Daher bedeutet der nun geschaffene gleiche Zugang homosexueller Menschen wie der von heterosexuellen zum Rechtsinstitut der Ehe am Ende insoweit auch nur Gleichstellung im Rechtssektor. An der gesellschaftlichen Ungleichheit/Differenz im Übrigen wird sich dadurch nichts ändern. Insbesondere ist mit dem gleichen Zugangsrecht zur Ehe angesichts der vom Autor beschriebenen „Mengen“-Verhältnisse keine Gleichstellung in der gesellschaftlichen Relevanz verbunden. Auch wenn Menschen mit LGBT-Orientierung sowie homosexuelle (Ehe-)Paare und Partnerschaften mit und ohne Kinder künftig noch stärker gesellschaftlich akzeptiert sind (sein sollten), so ändert das nichts an den strukturell gegebenen „Macht“-Verhältnissen. Fakt ist, dass Menschen und Paare mit LGBT-Orientierung eine gesellschaftliche Minderheit sind und bleiben. Den rund 1,3 Mio. Menschen mit LGBT-Orientierung stehen, wie der Autor feststellt, rd. 46 Mio. heterosexuelle Menschen gegenüber. Die 20 Mio. heterosexuellen Paare (Ehen und Partnerschaften) machen die gegenwärtig 94.000 homosexuellen Partnerschaften (+ künftigen Ehen) zu einer absoluten Randerscheinung.

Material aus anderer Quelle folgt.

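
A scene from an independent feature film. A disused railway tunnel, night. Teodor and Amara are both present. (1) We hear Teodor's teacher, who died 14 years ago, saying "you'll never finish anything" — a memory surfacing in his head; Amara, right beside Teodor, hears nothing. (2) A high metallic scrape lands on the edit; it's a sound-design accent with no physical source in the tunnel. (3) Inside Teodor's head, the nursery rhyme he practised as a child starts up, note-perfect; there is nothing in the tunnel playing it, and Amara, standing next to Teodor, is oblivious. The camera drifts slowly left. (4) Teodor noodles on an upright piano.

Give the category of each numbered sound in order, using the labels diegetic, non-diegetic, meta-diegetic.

(1) a remembered line, private to Teodor — not present in the room, not audible to Amara → meta-diegetic.
(2) is non-diegetic: nothing in the scene produces it; it's an accent added for the audience.
(3) the music is a memory playing inside Teodor's mind alone; no real-world source, Amara can't hear it → meta-diegetic.
(4) is diegetic: Teodor is producing the music live, in the story world.

meta-diegetic, non-diegetic, meta-diegetic, diegetic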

Dies ist, ob man es wahrhaben will oder nicht, ein nachhaltiger kultureller „Herrschafts“-Faktor, der weder durch Buntheitsproklamationen, Modernisierungspostulate, noch durch einige „Homo-Ehen“ aus der Welt geschafft werden kann. Betrachtet man die Lebensverhältnisse daher einmal aus dem Blickwinkel der vom Autor ermittelten Quantitäten, so sind die heterosexuellen Orientierungen und Partnerschaften die prägende Normalität des menschlichen Zusammenlebens, die absolut dominierende Regel - ob in freier Verbindung, Partnerschaft oder Ehe. Die Themensetzungen im öffentlichen Leben und insbesondere in den öffentlichen Medien werden - trotz gegenüber früher stärkerer Berücksichtigung homosexueller Fallgestaltungen - sich weitgehend an diesen nach wie vor mehrheitlich verbreiteten heterosexuellen Gegebenheiten orientieren. Dieses "Schicksal" haben in der Vergangenheit auch andere Minderheiten erfahren müssen, etwa Behinderte oder alleinerziehende Mütter. Auch sie sind mittlerweile zu Randthemen geworden.
Die Öffnung der Ehe für Homosexuelle ist somit keine Maßnahme, die diese gesellschaftliche Minderheit größer macht als sie tatsächlich ist, sie kann ihr vielleicht zu mehr gesellschaftlicher Achtung und Akzeptanz/Tolerierung verhelfen.